Higher inflationary expectations emanating from supply chain disruptions as well as higher crude prices made Fed members comfortable with this kind of aggressive rate hike cycle. Notably, the Fed had enacted its first rate hike this month since the start of the pandemic.
iShares 20+ Year Treasury Bond ETF (TLT - Free Report) lost about 13.1% this year (as of Mar 21, 2022). No wonder, in the face of rising bond yields, investors might be fearing fixed-income investing as yields and bond prices are inversely related. But there are fixed income ways that would help investors mitigate such threats yet emerge profitable.
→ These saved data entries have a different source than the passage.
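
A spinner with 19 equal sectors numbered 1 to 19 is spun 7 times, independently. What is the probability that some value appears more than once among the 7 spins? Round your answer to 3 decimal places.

0.716

P(all 7 different) = 19/19 · 18/19 · ··· · 13/19 ≈ 0.284.
P(at least two equal) = 1 − 0.284 = 0.716.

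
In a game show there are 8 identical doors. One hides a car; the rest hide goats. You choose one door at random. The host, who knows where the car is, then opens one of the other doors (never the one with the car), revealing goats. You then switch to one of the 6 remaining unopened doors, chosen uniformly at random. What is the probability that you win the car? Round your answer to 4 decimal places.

Your original door holds the car with probability 1/8, so the other 7 collectively hold it with probability 7/8.
The host can always find an empty door to open, so this doesn't change that 7/8; it is now spread over the 6 remaining unopened doors.
P(win by switching) = (7/8) · (1/6) = 7/48 ≈ 0.1458.

0.1458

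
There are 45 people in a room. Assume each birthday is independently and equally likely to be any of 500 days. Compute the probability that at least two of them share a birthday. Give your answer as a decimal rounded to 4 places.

0.8702

It's easier to compute the probability that all 45 are distinct.
P(all distinct) = 500/500 · 499/500 · ··· · 456/500 ≈ 0.1298.
So the probability of at least one match is 1 − 0.1298 = 0.8702.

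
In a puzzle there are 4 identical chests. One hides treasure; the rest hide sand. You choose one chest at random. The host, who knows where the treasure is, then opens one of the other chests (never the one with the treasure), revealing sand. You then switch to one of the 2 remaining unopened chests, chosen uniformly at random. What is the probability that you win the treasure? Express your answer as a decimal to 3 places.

0.375

Your original chest holds the treasure with probability 1/4, so the other 3 collectively hold it with probability 3/4.
The host can always find an empty chest to open, so this doesn't change that 3/4; it is now spread over the 2 remaining unopened chests.
P(win by switching) = (3/4) · (1/2) = 3/8 ≈ 0.375.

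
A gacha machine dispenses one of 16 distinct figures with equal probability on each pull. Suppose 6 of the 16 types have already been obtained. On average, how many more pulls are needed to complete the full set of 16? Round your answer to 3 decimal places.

46.863

Starting from 6 distinct types, each trial gives a new one with probability (16−i)/16 when i types are held, so the wait for the next new type is 16/(16−i).
E = 16/10 + 16/9 + 16/8 + 16/7 + 16/6 + 16/5 + 16/4 + 16/3 + 16/2 + 16/1 = 14762/315 ≈ 46.863.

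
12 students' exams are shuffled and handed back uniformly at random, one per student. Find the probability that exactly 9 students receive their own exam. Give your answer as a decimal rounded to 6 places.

0.000001

Choose which 9 of the 12 are fixed: C(12,9) = 220 ways.
The remaining 3 must have no fixed point: D(3) = 2.
P = 220·2/479001600 = 1/1088640 ≈ 0.000001.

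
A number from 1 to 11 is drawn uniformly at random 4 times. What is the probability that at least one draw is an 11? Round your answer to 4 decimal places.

0.3170

P(no draw is an 11) = (10/11)^4 ≈ 0.6830.
P(at least one) = 1 − 0.6830 = 0.3170.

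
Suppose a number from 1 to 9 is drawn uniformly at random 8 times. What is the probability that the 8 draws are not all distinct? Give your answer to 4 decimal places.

0.9916

P(all 8 different) = 9/9 · 8/9 · ··· · 2/9 ≈ 0.0084.
P(at least two equal) = 1 − 0.0084 = 0.9916.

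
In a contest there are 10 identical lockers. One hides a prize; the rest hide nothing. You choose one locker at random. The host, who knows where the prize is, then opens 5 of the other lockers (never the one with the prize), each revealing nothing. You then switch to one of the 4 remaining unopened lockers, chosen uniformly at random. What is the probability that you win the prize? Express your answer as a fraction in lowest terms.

9/40

Your original locker holds the prize with probability 1/10, so the other 9 collectively hold it with probability 9/10.
The host can always find 5 empty lockers to open, so the reveals don't change that 9/10; it is now spread over the 4 remaining unopened lockers.
P(win by switching) = (9/10) · (1/4) = 9/40.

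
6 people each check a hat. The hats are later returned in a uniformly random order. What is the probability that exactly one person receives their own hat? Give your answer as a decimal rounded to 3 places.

Choose which one is fixed: C(6,1) = 6 ways.
The remaining 5 must have no fixed point: D(5) = 44.
P = 6·44/720 = 11/30 ≈ 0.367.

0.367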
Below we highlight a few of them:
ETFs in Focus
iShares Floating Rate Bond ETF (FLOT - Free Report)
Floating rate notes are investment grade bonds that do not pay a fixed rate to investors but have variable coupon rates that are often tied to an underlying index (such as LIBOR) plus a variable spread depending on the credit risk of issuers.
Since the coupons of these bonds are adjusted periodically, they are less sensitive to an increase in rates compared to traditional bonds. FLOT has an effective duration of 0.10 years and thus presents minimal interest rate risks.
Highland/iBoxx Senior Loan ETF
Senior loans are issued by companies with below investment grade credit ratings. In order to make up for this high risk, senior loans normally have higher yields. Since these securities are senior to other forms of debt or equity, these give protection to investors in any event of liquidation. As a result, default risk is low for such bonds, even after belonging to the junk bond space.
Senior loans are floating rate instruments and provide protection from rising interest rates. In a nutshell, a relatively high-yield opportunity coupled with protection from the looming rise in interest rates should help the fund to perform better. SNLN could thus be a good pick for the upcoming plays. It yields around 3.01% annually.
Vanguard Short-Term Bond ETF (BSV - Free Report)
Higher rates might lead to huge losses for investors who do not hold bonds until maturity. As a result, a short-duration bond ETF like BSV acts as a better hedge to rising rates. U.S. government bonds take about 66.95% of the fund. The average maturity and effective duration are 2.8 years and 2.9 years, respectively. It charges 5 bps in annual fees.
The WisdomTree Interest Rate Hedged U.S. Aggregate Bond Fund (AGZD - Free Report)
The underlying Bloomberg Barclays Rate Hedged U.S. Aggregate Bond Index, Zero Duration seeks to combine exposure to the Barclays US Aggregate Bond Index with a structured interest rate overlay to target a duration of zero years. Such technique of interest-rate hedging makes the fund well positioned to play in a rising rate environment. The fund charges 23 bps in fees and yields 1.55% annually.